Realizing how awkward she must have looked crouched beside the wall, Everly made to stand up, and then she considered his words. Considered why she might not have been in a place that was safe for her. Considered why, if she couldn’t be down there, this man still could?
“I can be down here,” Everly said defensively, offering Luca no further explanation. “And what about you? Does my grandfather know you’re down here, sneaking around?”
Luca grinned, though to Everly it looked to be a smile laced with some kind of pain. “Ah, yes. The granddaughter of the great Richard Dubose.
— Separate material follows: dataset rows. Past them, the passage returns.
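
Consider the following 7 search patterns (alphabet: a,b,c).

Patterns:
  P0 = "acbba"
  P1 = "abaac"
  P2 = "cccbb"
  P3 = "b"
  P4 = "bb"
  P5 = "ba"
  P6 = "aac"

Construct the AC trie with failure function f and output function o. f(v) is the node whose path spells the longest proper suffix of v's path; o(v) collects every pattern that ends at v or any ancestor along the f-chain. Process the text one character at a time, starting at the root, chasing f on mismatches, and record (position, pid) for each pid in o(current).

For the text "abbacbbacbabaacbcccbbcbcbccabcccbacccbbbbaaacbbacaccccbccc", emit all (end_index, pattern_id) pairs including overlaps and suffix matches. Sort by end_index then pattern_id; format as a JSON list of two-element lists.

Build:
Trie (insert patterns):
  0='ε' goto a→1 b→15 c→10
  1='a' goto a→18 b→6 c→2
  2='ac' goto b→3
  3='acb' goto b→4
  4='acbb' goto a→5
  5='acbba' goto ·  ←P0
  6='ab' goto a→7
  7='aba' goto a→8
  8='abaa' goto c→9
  9='abaac' goto ·  ←P1
  10='c' goto c→11
  11='cc' goto c→12
  12='ccc' goto b→13
  13='cccb' goto b→14
  14='cccbb' goto ·  ←P2
  15='b' goto a→17 b→16  ←P3
  16='bb' goto ·  ←P4
  17='ba' goto ·  ←P5
  18='aa' goto c→19
  19='aac' goto ·  ←P6

Failure links (BFS by depth):
  fail(1) 'a': from fail(0)=0 chase 'a': 0 ⇒ 0;  out=∅∪out(0)=∅
  fail(10) 'c': from fail(0)=0 chase 'c': 0 ⇒ 0;  out=∅∪out(0)=∅
  fail(15) 'b': from fail(0)=0 chase 'b': 0 ⇒ 0;  out={3}∪out(0)={3}
  fail(2) 'ac': from fail(1)=0 chase 'c': 0 ⇒ 10;  out=∅∪out(10)=∅
  fail(6) 'ab': from fail(1)=0 chase 'b': 0 ⇒ 15;  out=∅∪out(15)={3}
  fail(11) 'cc': from fail(10)=0 chase 'c': 0 ⇒ 10;  out=∅∪out(10)=∅
  fail(16) 'bb': from fail(15)=0 chase 'b': 0 ⇒ 15;  out={4}∪out(15)={3,4}
  fail(17) 'ba': from fail(15)=0 chase 'a': 0 ⇒ 1;  out={5}∪out(1)={5}
  fail(18) 'aa': from fail(1)=0 chase 'a': 0 ⇒ 1;  out=∅∪out(1)=∅
  fail(3) 'acb': from fail(2)=10 chase 'b': 10→0 ⇒ 15;  out=∅∪out(15)={3}
  fail(7) 'aba': from fail(6)=15 chase 'a': 15 ⇒ 17;  out=∅∪out(17)={5}
  fail(12) 'ccc': from fail(11)=10 chase 'c': 10 ⇒ 11;  out=∅∪out(11)=∅
  fail(19) 'aac': from fail(18)=1 chase 'c': 1 ⇒ 2;  out={6}∪out(2)={6}
  fail(4) 'acbb': from fail(3)=15 chase 'b': 15 ⇒ 16;  out=∅∪out(16)={3,4}
  fail(8) 'abaa': from fail(7)=17 chase 'a': 17→1 ⇒ 18;  out=∅∪out(18)=∅
  fail(13) 'cccb': from fail(12)=11 chase 'b': 11→10→0 ⇒ 15;  out=∅∪out(15)={3}
  fail(5) 'acbba': from fail(4)=16 chase 'a': 16→15 ⇒ 17;  out={0}∪out(17)={0,5}
  fail(9) 'abaac': from fail(8)=18 chase 'c': 18 ⇒ 19;  out={1}∪out(19)={1,6}
  fail(14) 'cccbb': from fail(13)=15 chase 'b': 15 ⇒ 16;  out={2}∪out(16)={2,3,4}

Text stream:
i=0 'a': node 0→1
i=1 'b': node 1→6  → match P3@[1:1]
i=2 'b': node 6→16 ·f  → match P3@[2:2],P4@[1:2]
i=3 'a': node 16→17 ·f  → match P5@[2:3]
i=4 'c': node 17→2 ·f
i=5 'b': node 2→3  → match P3@[5:5]
i=6 'b': node 3→4  → match P3@[6:6],P4@[5:6]
i=7 'a': node 4→5  → match P0@[3:7],P5@[6:7]
i=8 'c': node 5→2 ·f
i=9 'b': node 2→3  → match P3@[9:9]
i=10 'a': node 3→17 ·f  → match P5@[9:10]
i=11 'b': node 17→6 ·f  → match P3@[11:11]
i=12 'a': node 6→7  → match P5@[11:12]
i=13 'a': node 7→8
i=14 'c': node 8→9  → match P1@[10:14],P6@[12:14]
i=15 'b': node 9→3 ·f  → match P3@[15:15]
i=16 'c': node 3→10 ·f
i=17 'c': node 10→11
i=18 'c': node 11→12
i=19 'b': node 12→13  → match P3@[19:19]
i=20 'b': node 13→14  → match P2@[16:20],P3@[20:20],P4@[19:20]
i=21 'c': node 14→10 ·f
i=22 'b': node 10→15 ·f  → match P3@[22:22]
i=23 'c': node 15→10 ·f
i=24 'b': node 10→15 ·f  → match P3@[24:24]
i=25 'c': node 15→10 ·f
i=26 'c': node 10→11
i=27 'a': node 11→1 ·f
i=28 'b': node 1→6  → match P3@[28:28]
i=29 'c': node 6→10 ·f
i=30 'c': node 10→11
i=31 'c': node 11→12
i=32 'b': node 12→13  → match P3@[32:32]
i=33 'a': node 13→17 ·f  → match P5@[32:33]
i=34 'c': node 17→2 ·f
i=35 'c': node 2→11 ·f
i=36 'c': node 11→12
i=37 'b': node 12→13  → match P3@[37:37]
i=38 'b': node 13→14  → match P2@[34:38],P3@[38:38],P4@[37:38]
i=39 'b': node 14→16 ·f  → match P3@[39:39],P4@[38:39]
i=40 'b': node 16→16 ·f  → match P3@[40:40],P4@[39:40]
i=41 'a': node 16→17 ·f  → match P5@[40:41]
i=42 'a': node 17→18 ·f
i=43 'a': node 18→18 ·f
i=44 'c': node 18→19  → match P6@[42:44]
i=45 'b': node 19→3 ·f  → match P3@[45:45]
i=46 'b': node 3→4  → match P3@[46:46],P4@[45:46]
i=47 'a': node 4→5  → match P0@[43:47],P5@[46:47]
i=48 'c': node 5→2 ·f
i=49 'a': node 2→1 ·f
i=50 'c': node 1→2
i=51 'c': node 2→11 ·f
i=52 'c': node 11→12
i=53 'c': node 12→12 ·f
i=54 'b': node 12→13  → match P3@[54:54]
i=55 'c': node 13→10 ·f
i=56 'c': node 10→11
i=57 'c': node 11→12

Matches: [[1,3],[2,3],[2,4],[3,5],[5,3],[6,3],[6,4],[7,0],[7,5],[9,3],[10,5],[11,3],[12,5],[14,1],[14,6],[15,3],[19,3],[20,2],[20,3],[20,4],[22,3],[24,3],[28,3],[32,3],[33,5],[37,3],[38,2],[38,3],[38,4],[39,3],[39,4],[40,3],[40,4],[41,5],[44,6],[45,3],[46,3],[46,4],[47,0],[47,5],[54,3]]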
I suppose that gives you an unlimited access pass now, does it?”
Everly didn’t say anything, but she saw his eyes taking her in, snagging on the blood encrusting her clothes and skin, which she had been desperately trying to forget about. She could see the alarm when it entered his mind.
“What happened?” Luca asked, any smugness from before gone. “Are you okay?” He moved to step closer to her, but Everly quickly retreated until she was pressed against the wall.
“I’m fine,” she said shortly. “It’s not mine. I—” But she didn’t know how to explain how she had come to find herself covered in another person’s blood.
Luca didn’t comment again on the blood, but she could tell he was still assessing her, trying to understand what she had found herself in the middle of. “You’re running from something. Or someone.”
Everly held her tongue, but she could see his mind still whirring.
“You are,” he said, more accusatory this time. “You saw something, didn’t you?” He nodded toward her ruined outfit, his lips pressed into a thin line. “Look,” he said, “I don’t care what you saw or what you did, all I’m saying is you should watch your back. The Warden has spies everywhere in this building.” His eyes roamed the ceiling, and he spoke out of the side of his mouth without looking back down. “There are eyes all around us. If they catch sight of you, there’s no going back.”
“What spies? The old people upstairs?” Everly snorted, but she watched Luca uneasily.
Luca only stared at her. “You really don’t know anything about this building, do you? Why did you come?”
“Why do you care?” Everly asked sharply. “Who are you to care why I’m here?”
“I—” Luca started. She saw his eyes widen, then he sighed. “Clearly you have some trust issues,” he said. “You won’t survive in this building without friends though—even if you are Richard Dubose’s granddaughter—so how about this: I’ll prove to you that you can trust me.”